NCJ Number
81338
Journal
Law and Human Behavior Volume: 5 Issue: 4 Dated: (1981) Pages: 299-309
Date Published
1981
Length
11 pages
Annotation
Defendant bias and lineup size are different aspects of fairness in eyewitness identification lineups; the degree to which bias towards or away from the defendant is present should be determined on the basis of the lineup's effective size.
Abstract
The effective size of a lineup represents the degree to which the lineup presents mock witnesses with fewer effective choice alternatives than the number of individuals in the lineup: the greater the degree to which foils fall below nominal chance expectations and the more foils which fall below it, the smaller the effective size of the lineup.

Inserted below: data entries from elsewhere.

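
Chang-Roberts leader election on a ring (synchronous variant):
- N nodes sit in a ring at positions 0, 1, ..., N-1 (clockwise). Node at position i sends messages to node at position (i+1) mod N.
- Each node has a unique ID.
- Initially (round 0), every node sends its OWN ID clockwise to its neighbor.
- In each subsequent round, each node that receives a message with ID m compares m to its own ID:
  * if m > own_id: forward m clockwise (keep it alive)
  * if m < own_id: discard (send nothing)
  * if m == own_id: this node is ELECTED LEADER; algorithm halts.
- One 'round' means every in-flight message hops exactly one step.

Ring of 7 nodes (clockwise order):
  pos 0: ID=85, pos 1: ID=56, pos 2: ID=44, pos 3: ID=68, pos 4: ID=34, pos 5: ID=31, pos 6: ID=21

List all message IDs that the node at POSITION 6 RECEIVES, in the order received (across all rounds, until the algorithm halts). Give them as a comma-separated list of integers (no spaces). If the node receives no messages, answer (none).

Round 1: pos1(id56) recv 85: fwd; pos2(id44) recv 56: fwd; pos3(id68) recv 44: drop; pos4(id34) recv 68: fwd; pos5(id31) recv 34: fwd; pos6(id21) recv 31: fwd; pos0(id85) recv 21: drop
Round 2: pos2(id44) recv 85: fwd; pos3(id68) recv 56: drop; pos5(id31) recv 68: fwd; pos6(id21) recv 34: fwd; pos0(id85) recv 31: drop
Round 3: pos3(id68) recv 85: fwd; pos6(id21) recv 68: fwd; pos0(id85) recv 34: drop
Round 4: pos4(id34) recv 85: fwd; pos0(id85) recv 68: drop
Round 5: pos5(id31) recv 85: fwd
Round 6: pos6(id21) recv 85: fwd
Round 7: pos0(id85) recv 85: ELECTED

Answer: 31,34,68,85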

The bias towards or away from the defendant is the difference between the observed proportion of identifications made of the defendant and the proportion of defendant identifications expected by chance (e.g., an unbiased six-person lineup would have the defendant identified by chance one-sixth of the time). Effective size rather than nominal size of the lineup should be used as the basis for calculating chance expectation. Conventional statistical methods can determine whether the difference between the observed proportion of identifications is significantly different from the adjusted chance expectation, given the size of the sample of mock witnesses. The effective size concept can be applied before an identification has taken place to prepare a lineup which will survive criticism and which is demonstrably fair. The procedure would probably be utilized mostly in important cases because of the expense and time involved. Its more frequent application may be as an instrument of the defense in discrediting eyewitness testimony or of the prosecution as a means of bolstering a case by showing the fairness of a lineup. Calculations are explained that will produce an effective-size index and ascertain defendant bias, based on data obtained from lineup choices by a number of (ca.100) mock witnesses. Procedures are detailed for enlisting, and instructing mock witnesses, presenting them with live or photographic lineups, and obtaining the required data. Tables, footnotes, and 10 references are given.